Tuesday (13 December) saw the fleeing of thousands of people from Aleppo as the Syrian military advanced on the final pocket of rebel resistance. Although the battle has ended, the full evacuation has been delayed, perhaps, until Thursday. The United Nations human rights office claimed of having reports of abuses, notably one accusing the army and allied Iraqi militiamen of killing at least 82 civilians in captured city districts.
International efforts to negotiate an end to the fighting in Aleppo have been fruitless as Russia and the United States have exchanged accusations over hitches in ceasefire talks. At this point, impending surrender of the rebels in Aleppo would mean the end of the rebellion in the city. Aleppo will be the most significant victory for Syrian President Bashar al-Assad's military coalition of his forces, the Russian air power and Tehran-backed militias. Though Aleppo's loss will deprive the rebels of any significant presence in Syria's main cities, they are said to still occupy much of the countryside.

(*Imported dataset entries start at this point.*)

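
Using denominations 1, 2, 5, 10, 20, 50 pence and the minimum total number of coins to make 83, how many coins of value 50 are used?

1

83 = 1×50 + 1×20 + 1×10 + 1×2 + 1×1
Count of 50: 1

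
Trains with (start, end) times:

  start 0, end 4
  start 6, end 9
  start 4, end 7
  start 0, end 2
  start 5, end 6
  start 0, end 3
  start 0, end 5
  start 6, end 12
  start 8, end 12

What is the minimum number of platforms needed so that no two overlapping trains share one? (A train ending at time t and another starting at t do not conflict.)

starts: [0, 0, 0, 0, 4, 5, 6, 6, 8]
ends:   [2, 3, 4, 5, 6, 7, 9, 12, 12]
s0→1 s0→2 s0→3 s0→4  — peak 4.

4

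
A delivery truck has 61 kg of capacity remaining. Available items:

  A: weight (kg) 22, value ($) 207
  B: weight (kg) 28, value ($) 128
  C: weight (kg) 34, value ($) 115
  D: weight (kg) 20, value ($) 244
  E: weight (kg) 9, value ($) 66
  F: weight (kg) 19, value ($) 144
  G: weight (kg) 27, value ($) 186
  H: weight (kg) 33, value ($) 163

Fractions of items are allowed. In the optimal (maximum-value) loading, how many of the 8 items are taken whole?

Sort by value per unit weight and fill in that order.
Order: D (244/20=12.20) > A (207/22=9.41) > F (144/19=7.58) > E (66/9=7.33) > G (186/27=6.89) > H (163/33=4.94) > B (128/28=4.57) > C (115/34=3.38)
Fill: take D (20 @ 244) → take A (22 @ 207) → take F (19 @ 144); 61/61 used.
3 item(s) taken whole.

3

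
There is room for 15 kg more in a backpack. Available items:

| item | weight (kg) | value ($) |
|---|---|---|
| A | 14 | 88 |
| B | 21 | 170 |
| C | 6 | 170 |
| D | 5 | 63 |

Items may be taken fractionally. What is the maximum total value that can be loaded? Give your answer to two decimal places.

265.38

Ratios (sorted): C 28.33, D 12.60, B 8.10, A 6.29
take C (6 @ 170); take D (5 @ 63); take 4/21 of B → 32.38. Capacity used 15/15.
Total value = 265.38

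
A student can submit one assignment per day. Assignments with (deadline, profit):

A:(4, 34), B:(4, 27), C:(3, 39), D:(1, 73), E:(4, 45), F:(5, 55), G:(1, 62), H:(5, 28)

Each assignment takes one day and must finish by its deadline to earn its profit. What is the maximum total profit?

Sort by profit descending; place each in the latest free slot ≤ its deadline.
By profit: D(d1,73), G(d1,62), F(d5,55), E(d4,45), C(d3,39), A(d4,34), H(d5,28), B(d4,27)
D→slot 1; G skipped; F→slot 5; E→slot 4; C→slot 3; A→slot 2; H skipped; B skipped.
Profit = 73 + 34 + 39 + 45 + 55 = 246

246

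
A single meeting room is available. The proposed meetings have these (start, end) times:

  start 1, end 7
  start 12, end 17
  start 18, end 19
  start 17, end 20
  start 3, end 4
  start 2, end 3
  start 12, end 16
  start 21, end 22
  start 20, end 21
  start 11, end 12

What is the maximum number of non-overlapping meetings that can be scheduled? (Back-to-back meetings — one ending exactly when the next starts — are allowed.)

Sort by end time and greedily take each interval whose start is ≥ the last chosen end.
By end time: (2,3), (3,4), (1,7), (11,12), (12,16), (12,17), (18,19), (17,20), (20,21), (21,22).
Pick (2,3); next start ≥ 3 → (3,4); next start ≥ 4 → (11,12); next start ≥ 12 → (12,16); next start ≥ 16 → (18,19); next start ≥ 19 → (20,21); next start ≥ 21 → (21,22).
Selected 7 meetings.

7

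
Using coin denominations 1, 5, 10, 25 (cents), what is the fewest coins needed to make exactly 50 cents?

Use the largest denomination that fits, subtract, and repeat.
50 = 2×25
Total coins = 2 = 2

2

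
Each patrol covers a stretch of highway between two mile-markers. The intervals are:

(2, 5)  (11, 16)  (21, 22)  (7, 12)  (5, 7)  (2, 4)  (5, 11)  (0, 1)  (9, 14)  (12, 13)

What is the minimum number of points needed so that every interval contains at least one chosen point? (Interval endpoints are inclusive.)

Process intervals by earliest right end; each time one isn't hit yet, stab at its right endpoint.
By right end: [0,1]  [2,4]  [2,5]  [5,7]  [5,11]  [7,12]  [12,13]  [9,14]  [11,16]  [21,22]
[0,1] uncovered → point at 1; [2,4] uncovered → point at 4; [5,7] uncovered → point at 7; [12,13] uncovered → point at 13; [21,22] uncovered → point at 22.
Points: 1, 4, 7, 13, 22 (5 total).

5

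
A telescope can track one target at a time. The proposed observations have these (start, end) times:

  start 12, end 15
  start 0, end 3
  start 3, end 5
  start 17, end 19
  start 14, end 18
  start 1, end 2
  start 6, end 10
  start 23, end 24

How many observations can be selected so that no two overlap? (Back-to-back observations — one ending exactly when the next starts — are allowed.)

Order by finish time; keep every interval that doesn't clash with the previous kept one.
Sorted by end: (1,2)  (0,3)  (3,5)  (6,10)  (12,15)  (14,18)  (17,19)  (23,24)
take (1,2); take (3,5); take (6,10); take (12,15); skip (14,18); take (17,19); take (23,24).
Selected 6 observations.

6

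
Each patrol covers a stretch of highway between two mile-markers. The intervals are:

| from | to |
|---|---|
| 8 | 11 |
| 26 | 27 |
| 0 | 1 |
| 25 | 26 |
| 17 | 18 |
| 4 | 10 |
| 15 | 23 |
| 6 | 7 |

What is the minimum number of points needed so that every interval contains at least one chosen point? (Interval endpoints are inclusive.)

By right end: [0,1]  [6,7]  [4,10]  [8,11]  [17,18]  [15,23]  [25,26]  [26,27]
[0,1] uncovered → point at 1; [6,7] uncovered → point at 7; [8,11] uncovered → point at 11; [17,18] uncovered → point at 18; [25,26] uncovered → point at 26.
Points: 1, 7, 11, 18, 26 (5 total).

5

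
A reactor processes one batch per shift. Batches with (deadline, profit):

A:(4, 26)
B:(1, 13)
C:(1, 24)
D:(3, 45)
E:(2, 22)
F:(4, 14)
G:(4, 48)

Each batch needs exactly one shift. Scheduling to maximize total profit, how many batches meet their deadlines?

4

Profit order: G=48 D=45 A=26 C=24 E=22 F=14 B=13
Assign: G→slot 4, D→slot 3, A→slot 2, C→slot 1, E skipped, F skipped, B skipped.
Slots: [1:C] [2:A] [3:D] [4:G]
4 of 7 scheduled.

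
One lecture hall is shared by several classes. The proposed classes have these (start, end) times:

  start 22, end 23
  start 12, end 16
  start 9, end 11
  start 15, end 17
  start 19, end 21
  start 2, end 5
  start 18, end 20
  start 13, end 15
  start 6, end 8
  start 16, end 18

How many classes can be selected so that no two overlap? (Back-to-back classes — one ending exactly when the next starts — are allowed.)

7

Sorted by end: (2,5)  (6,8)  (9,11)  (13,15)  (12,16)  (15,17)  (16,18)  (18,20)  (19,21)  (22,23)
take (2,5); take (6,8); take (9,11); take (13,15); skip (12,16); take (15,17); take (18,20); skip (19,21); take (22,23).
Selected 7 classes.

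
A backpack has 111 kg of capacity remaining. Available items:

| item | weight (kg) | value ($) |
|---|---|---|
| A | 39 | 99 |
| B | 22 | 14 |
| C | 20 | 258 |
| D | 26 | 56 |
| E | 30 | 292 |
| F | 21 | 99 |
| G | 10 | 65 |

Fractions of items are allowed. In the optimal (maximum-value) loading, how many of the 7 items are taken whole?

Sort by value per unit weight and fill in that order.
Ratios (sorted): C 12.90, E 9.73, G 6.50, F 4.71, A 2.54, D 2.15, B 0.64
take C (20 @ 258); take E (30 @ 292); take G (10 @ 65); take F (21 @ 99); take 30/39 of A → 76.15. Capacity used 111/111.
4 item(s) taken whole; one partial (take 30/39 of A).

4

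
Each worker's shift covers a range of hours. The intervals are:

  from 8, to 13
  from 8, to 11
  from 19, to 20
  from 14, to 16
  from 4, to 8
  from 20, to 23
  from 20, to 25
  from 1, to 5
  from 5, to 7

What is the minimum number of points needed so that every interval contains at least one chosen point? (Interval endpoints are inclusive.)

4

By right end: [1,5]  [5,7]  [4,8]  [8,11]  [8,13]  [14,16]  [19,20]  [20,23]  [20,25]
[1,5] uncovered → point at 5; [8,11] uncovered → point at 11; [14,16] uncovered → point at 16; [19,20] uncovered → point at 20.
Points: 5, 11, 16, 20 (4 total).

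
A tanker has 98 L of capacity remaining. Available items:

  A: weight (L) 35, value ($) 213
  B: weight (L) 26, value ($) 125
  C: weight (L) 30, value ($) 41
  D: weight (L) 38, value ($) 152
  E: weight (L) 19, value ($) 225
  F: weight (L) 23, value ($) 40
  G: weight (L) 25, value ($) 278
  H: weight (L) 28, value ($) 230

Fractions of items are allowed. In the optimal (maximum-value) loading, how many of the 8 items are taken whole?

Sort by value per unit weight and fill in that order.
Order: E (225/19=11.84) > G (278/25=11.12) > H (230/28=8.21) > A (213/35=6.09) > B (125/26=4.81) > D (152/38=4.00) > F (40/23=1.74) > C (41/30=1.37)
Fill: take E (19 @ 225) → take G (25 @ 278) → take H (28 @ 230) → take 26/35 of A → 158.23; 98/98 used.
3 item(s) taken whole; one partial (take 26/35 of A).

3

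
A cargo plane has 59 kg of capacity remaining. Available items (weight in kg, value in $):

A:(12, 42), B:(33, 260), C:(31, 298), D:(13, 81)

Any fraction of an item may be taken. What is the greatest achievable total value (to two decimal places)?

Greedy by value/weight ratio, highest first.
Ratios (sorted): C 9.61, B 7.88, D 6.23, A 3.50
take C (31 @ 298); take 28/33 of B → 220.61. Capacity used 59/59.
Total value = 518.61

518.61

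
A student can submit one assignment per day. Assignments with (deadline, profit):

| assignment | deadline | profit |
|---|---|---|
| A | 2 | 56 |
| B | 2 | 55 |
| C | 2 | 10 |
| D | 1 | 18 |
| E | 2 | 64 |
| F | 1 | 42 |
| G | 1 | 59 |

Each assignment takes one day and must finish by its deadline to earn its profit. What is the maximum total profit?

Take jobs in profit order; each goes to the latest open slot no later than its deadline.
Profit order: E=64 G=59 A=56 B=55 F=42 D=18 C=10
Assign: E→slot 2, G→slot 1, A skipped, B skipped, F skipped, D skipped, C skipped.
Slots: [1:G] [2:E]
Profit = 59 + 64 = 123

123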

The Islamic State has also advanced in recent days, taking over the desert city of Palmyra. A senior military official told Reuters that the rebels were fleeing "in a state of panic". On the other hand, a Turkish-based official with the Jabha Shamiya insurgent group in Aleppo said that they had established a new frontline. The International Committee for the Red Cross appealed for all sides to spare civilian lives.